Una squadra con una vera mentalità vincente, non avrebbe mai festeggiato prima di iniziare a lottare sul serio, di sicuro avrebbe avuto un profilo basso ad ogni appuntamento disatteso (altro che “C’è il potenziale”) e, soprattutto non gioirebbe per la conquista di un misero quarto e sesto posto davanti al proprio pubblico di casa. L’esempio ci viene dato proprio da chi, in teoria, dovrebbe essere sazio ed invece al contrario non è mai domo. Mi riferisco a quel purosangue di Verstappen che già dal giovedì sapeva che avrebbe potuto centrare il colpaccio, ed ecco perché quella rabbia mostrata venerdì pomeriggio. Questa è una mentalità vincente che tanto manca a Maranello e, che solo ai tempi del Kaiser ho visto albergare in quei lidi. Lo stesso LeClerc che si scusa in mondo visione (e vorrei vedere che non l’avesse fatto!) e che dice (la fiera dell’assurdo) “Puoi montare le gomme anteriori dietro e viceversa tanto non cambia nulla”, è un’ammissione di colpa inequivocabile e non mi riferisco al progetto sballato, perché non è lui a disegnare la vettura, quanto per il fatto che se la squadra, questa squadra, versa in codeste condizioni è anche una sua responsabilità. Mentalità vincente signore e signori: attualmente ciò che fa la differenza tra il campione olandese ed il mancato campione monegasco è tutta nell’atteggiamento nei riguardi della propria squadra, nel prendere posizione. Verstappen con quattro titoli già in bacheca ha puntato i piedi (“Se va via Marko vado via anche io”) e soprattutto, ha minacciato comunque di andare via se non si fosse migliorata la RB21 (che comunque nelle sue mani è l’unica anti McLaren), mentre il buon Charles più che piangere davanti ai microfoni non va oltre. Penso che sia arrivato il momento di guardare in faccia alla realtà e, di accettare l’asperrima verità che riguarda la prima punta Rossa, perché egli è stato a guardare mentre smantellavano una squadra che con tanta fatica era arrivata a lottare per il mondiale con una Red Bull dominante senza dire nulla, sempre lui si è fidato del Presidente e del Team Principal che ha messo al comando e, ancora lui era per le strade di Milano a gridare “Ci giocheremo entrambi i mondiali” anziché capire realmente come stavano andando le cose, perché dopo sette lunghi anni, avrebbe dovuto capire in quale squadra si trova!

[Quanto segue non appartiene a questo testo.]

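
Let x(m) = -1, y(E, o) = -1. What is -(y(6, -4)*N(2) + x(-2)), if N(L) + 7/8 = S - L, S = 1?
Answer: -7/8 ≈ -0.87500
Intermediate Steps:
N(L) = 1/8 - L (N(L) = -7/8 + (1 - L) = 1/8 - L)
-(y(6, -4)*N(2) + x(-2)) = -(-(1/8 - 1*2) - 1) = -(-(1/8 - 2) - 1) = -(-1*(-15/8) - 1) = -(15/8 - 1) = -1*7/8 = -7/8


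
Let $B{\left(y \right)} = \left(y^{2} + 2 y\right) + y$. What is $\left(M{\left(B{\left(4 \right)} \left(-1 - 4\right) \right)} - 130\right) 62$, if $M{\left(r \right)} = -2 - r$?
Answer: $496$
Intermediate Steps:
$B{\left(y \right)} = y^{2} + 3 y$
$\left(M{\left(B{\left(4 \right)} \left(-1 - 4\right) \right)} - 130\right) 62 = \left(\left(-2 - 4 \left(3 + 4\right) \left(-1 - 4\right)\right) - 130\right) 62 = \left(\left(-2 - 4 \cdot 7 \left(-5\right)\right) - 130\right) 62 = \left(\left(-2 - 28 \left(-5\right)\right) - 130\right) 62 = \left(\left(-2 - -140\right) - 130\right) 62 = \left(\left(-2 + 140\right) - 130\right) 62 = \left(138 - 130\right) 62 = 8 \cdot 62 = 496$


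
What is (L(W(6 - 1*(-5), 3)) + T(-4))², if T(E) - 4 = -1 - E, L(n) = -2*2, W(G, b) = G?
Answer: 9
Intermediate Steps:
L(n) = -4
T(E) = 3 - E (T(E) = 4 + (-1 - E) = 3 - E)
(L(W(6 - 1*(-5), 3)) + T(-4))² = (-4 + (3 - 1*(-4)))² = (-4 + (3 + 4))² = (-4 + 7)² = 3² = 9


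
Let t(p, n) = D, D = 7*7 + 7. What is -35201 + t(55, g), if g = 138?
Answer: -35145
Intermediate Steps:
D = 56 (D = 49 + 7 = 56)
t(p, n) = 56
-35201 + t(55, g) = -35201 + 56 = -35145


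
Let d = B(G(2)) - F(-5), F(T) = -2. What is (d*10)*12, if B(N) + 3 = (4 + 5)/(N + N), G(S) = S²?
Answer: 15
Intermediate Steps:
B(N) = -3 + 9/(2*N) (B(N) = -3 + (4 + 5)/(N + N) = -3 + 9/((2*N)) = -3 + 9*(1/(2*N)) = -3 + 9/(2*N))
d = ⅛ (d = (-3 + 9/(2*(2²))) - 1*(-2) = (-3 + (9/2)/4) + 2 = (-3 + (9/2)*(¼)) + 2 = (-3 + 9/8) + 2 = -15/8 + 2 = ⅛ ≈ 0.12500)
(d*10)*12 = ((⅛)*10)*12 = (5/4)*12 = 15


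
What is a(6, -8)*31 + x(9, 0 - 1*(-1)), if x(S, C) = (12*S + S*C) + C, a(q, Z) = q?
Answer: 304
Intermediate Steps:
x(S, C) = C + 12*S + C*S (x(S, C) = (12*S + C*S) + C = C + 12*S + C*S)
a(6, -8)*31 + x(9, 0 - 1*(-1)) = 6*31 + ((0 - 1*(-1)) + 12*9 + (0 - 1*(-1))*9) = 186 + ((0 + 1) + 108 + (0 + 1)*9) = 186 + (1 + 108 + 1*9) = 186 + (1 + 108 + 9) = 186 + 118 = 304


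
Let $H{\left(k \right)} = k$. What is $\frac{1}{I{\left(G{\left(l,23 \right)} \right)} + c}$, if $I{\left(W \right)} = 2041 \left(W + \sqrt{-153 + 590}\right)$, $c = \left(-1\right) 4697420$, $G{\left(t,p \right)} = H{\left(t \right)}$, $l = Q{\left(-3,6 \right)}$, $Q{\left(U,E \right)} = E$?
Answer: $- \frac{360398}{1688387308283} - \frac{157 \sqrt{437}}{1688387308283} \approx -2.154 \cdot 10^{-7}$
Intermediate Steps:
$l = 6$
$G{\left(t,p \right)} = t$
$c = -4697420$
$I{\left(W \right)} = 2041 W + 2041 \sqrt{437}$ ($I{\left(W \right)} = 2041 \left(W + \sqrt{437}\right) = 2041 W + 2041 \sqrt{437}$)
$\frac{1}{I{\left(G{\left(l,23 \right)} \right)} + c} = \frac{1}{\left(2041 \cdot 6 + 2041 \sqrt{437}\right) - 4697420} = \frac{1}{\left(12246 + 2041 \sqrt{437}\right) - 4697420} = \frac{1}{-4685174 + 2041 \sqrt{437}}$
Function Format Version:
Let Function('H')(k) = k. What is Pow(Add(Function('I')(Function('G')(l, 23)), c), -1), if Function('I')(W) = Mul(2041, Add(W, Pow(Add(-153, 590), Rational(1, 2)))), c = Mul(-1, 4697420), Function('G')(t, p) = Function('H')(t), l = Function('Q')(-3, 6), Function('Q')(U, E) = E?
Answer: Add(Rational(-360398, 1688387308283), Mul(Rational(-157, 1688387308283), Pow(437, Rational(1, 2)))) ≈ -2.1540e-7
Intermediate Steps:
l = 6
Function('G')(t, p) = t
c = -4697420
Function('I')(W) = Add(Mul(2041, W), Mul(2041, Pow(437, Rational(1, 2)))) (Function('I')(W) = Mul(2041, Add(W, Pow(437, Rational(1, 2)))) = Add(Mul(2041, W), Mul(2041, Pow(437, Rational(1, 2)))))
Pow(Add(Function('I')(Function('G')(l, 23)), c), -1) = Pow(Add(Add(Mul(2041, 6), Mul(2041, Pow(437, Rational(1, 2)))), -4697420), -1) = Pow(Add(Add(12246, Mul(2041, Pow(437, Rational(1, 2)))), -4697420), -1) = Pow(Add(-4685174, Mul(2041, Pow(437, Rational(1, 2)))), -1)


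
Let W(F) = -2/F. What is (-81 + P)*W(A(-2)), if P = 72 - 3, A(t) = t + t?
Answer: -6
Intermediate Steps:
A(t) = 2*t
P = 69
(-81 + P)*W(A(-2)) = (-81 + 69)*(-2/(2*(-2))) = -(-24)/(-4) = -(-24)*(-1)/4 = -12*½ = -6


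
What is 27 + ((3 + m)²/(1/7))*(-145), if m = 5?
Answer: -64933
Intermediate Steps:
27 + ((3 + m)²/(1/7))*(-145) = 27 + ((3 + 5)²/(1/7))*(-145) = 27 + (8²/(⅐))*(-145) = 27 + (64*7)*(-145) = 27 + 448*(-145) = 27 - 64960 = -64933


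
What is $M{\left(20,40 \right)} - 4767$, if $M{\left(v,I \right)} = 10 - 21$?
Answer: $-4778$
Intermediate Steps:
$M{\left(v,I \right)} = -11$ ($M{\left(v,I \right)} = 10 - 21 = -11$)
$M{\left(20,40 \right)} - 4767 = -11 - 4767 = -4778$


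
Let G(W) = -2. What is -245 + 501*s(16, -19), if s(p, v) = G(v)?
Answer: -1247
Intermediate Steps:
s(p, v) = -2
-245 + 501*s(16, -19) = -245 + 501*(-2) = -245 - 1002 = -1247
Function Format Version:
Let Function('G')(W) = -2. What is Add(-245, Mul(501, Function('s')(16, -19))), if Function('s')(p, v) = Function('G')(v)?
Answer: -1247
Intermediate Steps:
Function('s')(p, v) = -2
Add(-245, Mul(501, Function('s')(16, -19))) = Add(-245, Mul(501, -2)) = Add(-245, -1002) = -1247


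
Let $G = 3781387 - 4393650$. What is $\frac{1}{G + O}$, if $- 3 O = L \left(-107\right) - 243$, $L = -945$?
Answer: $- \frac{1}{645887} \approx -1.5483 \cdot 10^{-6}$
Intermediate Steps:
$G = -612263$ ($G = 3781387 - 4393650 = -612263$)
$O = -33624$ ($O = - \frac{\left(-945\right) \left(-107\right) - 243}{3} = - \frac{101115 - 243}{3} = \left(- \frac{1}{3}\right) 100872 = -33624$)
$\frac{1}{G + O} = \frac{1}{-612263 - 33624} = \frac{1}{-645887} = - \frac{1}{645887}$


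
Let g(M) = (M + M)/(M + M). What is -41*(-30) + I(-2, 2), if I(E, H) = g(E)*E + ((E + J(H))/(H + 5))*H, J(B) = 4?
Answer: 8600/7 ≈ 1228.6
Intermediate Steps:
g(M) = 1 (g(M) = (2*M)/((2*M)) = (2*M)*(1/(2*M)) = 1)
I(E, H) = E + H*(4 + E)/(5 + H) (I(E, H) = 1*E + ((E + 4)/(H + 5))*H = E + ((4 + E)/(5 + H))*H = E + H*(4 + E)/(5 + H))
-41*(-30) + I(-2, 2) = -41*(-30) + (4*2 + 5*(-2) + 2*(-2)*2)/(5 + 2) = 1230 + (8 - 10 - 8)/7 = 1230 + (⅐)*(-10) = 1230 - 10/7 = 8600/7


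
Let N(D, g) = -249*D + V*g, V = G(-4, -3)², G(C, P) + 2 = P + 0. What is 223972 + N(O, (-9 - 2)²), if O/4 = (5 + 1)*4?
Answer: 203093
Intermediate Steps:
G(C, P) = -2 + P (G(C, P) = -2 + (P + 0) = -2 + P)
O = 96 (O = 4*((5 + 1)*4) = 4*(6*4) = 4*24 = 96)
V = 25 (V = (-2 - 3)² = (-5)² = 25)
N(D, g) = -249*D + 25*g
223972 + N(O, (-9 - 2)²) = 223972 + (-249*96 + 25*(-9 - 2)²) = 223972 + (-23904 + 25*(-11)²) = 223972 + (-23904 + 25*121) = 223972 + (-23904 + 3025) = 223972 - 20879 = 203093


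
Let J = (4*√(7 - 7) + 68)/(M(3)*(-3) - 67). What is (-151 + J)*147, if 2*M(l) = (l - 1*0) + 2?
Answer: -3327345/149 ≈ -22331.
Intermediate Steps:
M(l) = 1 + l/2 (M(l) = ((l - 1*0) + 2)/2 = ((l + 0) + 2)/2 = (l + 2)/2 = (2 + l)/2 = 1 + l/2)
J = -136/149 (J = (4*√(7 - 7) + 68)/((1 + (½)*3)*(-3) - 67) = (4*√0 + 68)/((1 + 3/2)*(-3) - 67) = (4*0 + 68)/((5/2)*(-3) - 67) = (0 + 68)/(-15/2 - 67) = 68/(-149/2) = 68*(-2/149) = -136/149 ≈ -0.91275)
(-151 + J)*147 = (-151 - 136/149)*147 = -22635/149*147 = -3327345/149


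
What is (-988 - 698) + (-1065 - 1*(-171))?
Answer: -2580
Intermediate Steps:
(-988 - 698) + (-1065 - 1*(-171)) = -1686 + (-1065 + 171) = -1686 - 894 = -2580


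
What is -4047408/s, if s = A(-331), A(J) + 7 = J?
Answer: 2023704/169 ≈ 11975.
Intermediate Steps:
A(J) = -7 + J
s = -338 (s = -7 - 331 = -338)
-4047408/s = -4047408/(-338) = -4047408*(-1/338) = 2023704/169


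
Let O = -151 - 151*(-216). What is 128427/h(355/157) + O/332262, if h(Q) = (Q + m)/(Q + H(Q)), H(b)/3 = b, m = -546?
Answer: -60590633421425/28364210154 ≈ -2136.2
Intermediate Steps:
H(b) = 3*b
O = 32465 (O = -151 + 32616 = 32465)
h(Q) = (-546 + Q)/(4*Q) (h(Q) = (Q - 546)/(Q + 3*Q) = (-546 + Q)/((4*Q)) = (-546 + Q)*(1/(4*Q)) = (-546 + Q)/(4*Q))
128427/h(355/157) + O/332262 = 128427/(((-546 + 355/157)/(4*((355/157))))) + 32465/332262 = 128427/(((-546 + 355*(1/157))/(4*((355*(1/157)))))) + 32465*(1/332262) = 128427/(((-546 + 355/157)/(4*(355/157)))) + 32465/332262 = 128427/(((¼)*(157/355)*(-85367/157))) + 32465/332262 = 128427/(-85367/1420) + 32465/332262 = 128427*(-1420/85367) + 32465/332262 = -182366340/85367 + 32465/332262 = -60590633421425/28364210154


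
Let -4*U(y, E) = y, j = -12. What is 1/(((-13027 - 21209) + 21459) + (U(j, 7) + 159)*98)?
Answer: 1/3099 ≈ 0.00032268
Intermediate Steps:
U(y, E) = -y/4
1/(((-13027 - 21209) + 21459) + (U(j, 7) + 159)*98) = 1/(((-13027 - 21209) + 21459) + (-¼*(-12) + 159)*98) = 1/((-34236 + 21459) + (3 + 159)*98) = 1/(-12777 + 162*98) = 1/(-12777 + 15876) = 1/3099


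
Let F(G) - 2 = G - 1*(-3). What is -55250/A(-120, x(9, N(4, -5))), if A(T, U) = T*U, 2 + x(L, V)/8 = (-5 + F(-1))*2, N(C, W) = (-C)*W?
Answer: -5525/384 ≈ -14.388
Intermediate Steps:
F(G) = 5 + G (F(G) = 2 + (G - 1*(-3)) = 2 + (G + 3) = 2 + (3 + G) = 5 + G)
N(C, W) = -C*W
x(L, V) = -32 (x(L, V) = -16 + 8*((-5 + (5 - 1))*2) = -16 + 8*((-5 + 4)*2) = -16 + 8*(-1*2) = -16 + 8*(-2) = -16 - 16 = -32)
-55250/A(-120, x(9, N(4, -5))) = -55250/((-120*(-32))) = -55250/3840 = -55250*1/3840 = -5525/384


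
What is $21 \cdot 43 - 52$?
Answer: $851$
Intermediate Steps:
$21 \cdot 43 - 52 = 903 - 52 = 851$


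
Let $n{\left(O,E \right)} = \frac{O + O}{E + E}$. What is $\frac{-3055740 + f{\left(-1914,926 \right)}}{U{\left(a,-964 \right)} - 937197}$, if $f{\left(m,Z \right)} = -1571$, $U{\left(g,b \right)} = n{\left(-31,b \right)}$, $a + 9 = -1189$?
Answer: $\frac{2947247804}{903457877} \approx 3.2622$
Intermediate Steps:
$a = -1198$ ($a = -9 - 1189 = -1198$)
$n{\left(O,E \right)} = \frac{O}{E}$ ($n{\left(O,E \right)} = \frac{2 O}{2 E} = 2 O \frac{1}{2 E} = \frac{O}{E}$)
$U{\left(g,b \right)} = - \frac{31}{b}$
$\frac{-3055740 + f{\left(-1914,926 \right)}}{U{\left(a,-964 \right)} - 937197} = \frac{-3055740 - 1571}{- \frac{31}{-964} - 937197} = - \frac{3057311}{\left(-31\right) \left(- \frac{1}{964}\right) - 937197} = - \frac{3057311}{\frac{31}{964} - 937197} = - \frac{3057311}{- \frac{903457877}{964}} = \left(-3057311\right) \left(- \frac{964}{903457877}\right) = \frac{2947247804}{903457877}$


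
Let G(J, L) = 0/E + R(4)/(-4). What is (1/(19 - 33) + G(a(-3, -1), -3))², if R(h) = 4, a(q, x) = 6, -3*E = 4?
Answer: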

Nulla del contrario purtroppo è accaduto ed i risultati sono sotto gli occhi di tutti, con l’ennesimo anno buttato e con il prossimo che è tutto un enigma e, a tal proposito, si chiaro che ammesso e non concesso che Ferrari dovesse vincere il mondiale nel 2026, ciò non toglie che questo eventuale successo non andrebbe a cancellare quello a cui stiamo assistendo (sebbene già sono ben conscio che molti dimenticheranno!) oggi, perché determinati successi si devono analizzare anche attraverso le pene che una team affronta e, l’attuale Ferrari di Vasseur che ha l’appoggio incondizionato della Dirigenza Rossa, non solo ha completamente disatteso tutte le aspettative riposte, bensì ha ampiamente dimostrato che nemmeno conoscono il significato di mentalità vincente. Rifare il retrotreno della SF-25 è solo un disperato tentativo (con la macchina 2026 da progettare tra l’altro!) per cercare di salvare la faccia, arrivando a qualche vittoria di tappa, magari vedendo Hamilton urlare di gioia per aver vinto l’unico GP dell’anno della Rossa. Mentalità vincente; questa sconosciuta.

Buon GP di Montecarlo a tutti (preparatevi ad un’altra legnata, visto che nelle strade del principato la qualifica è ancora più importante che ad Imola).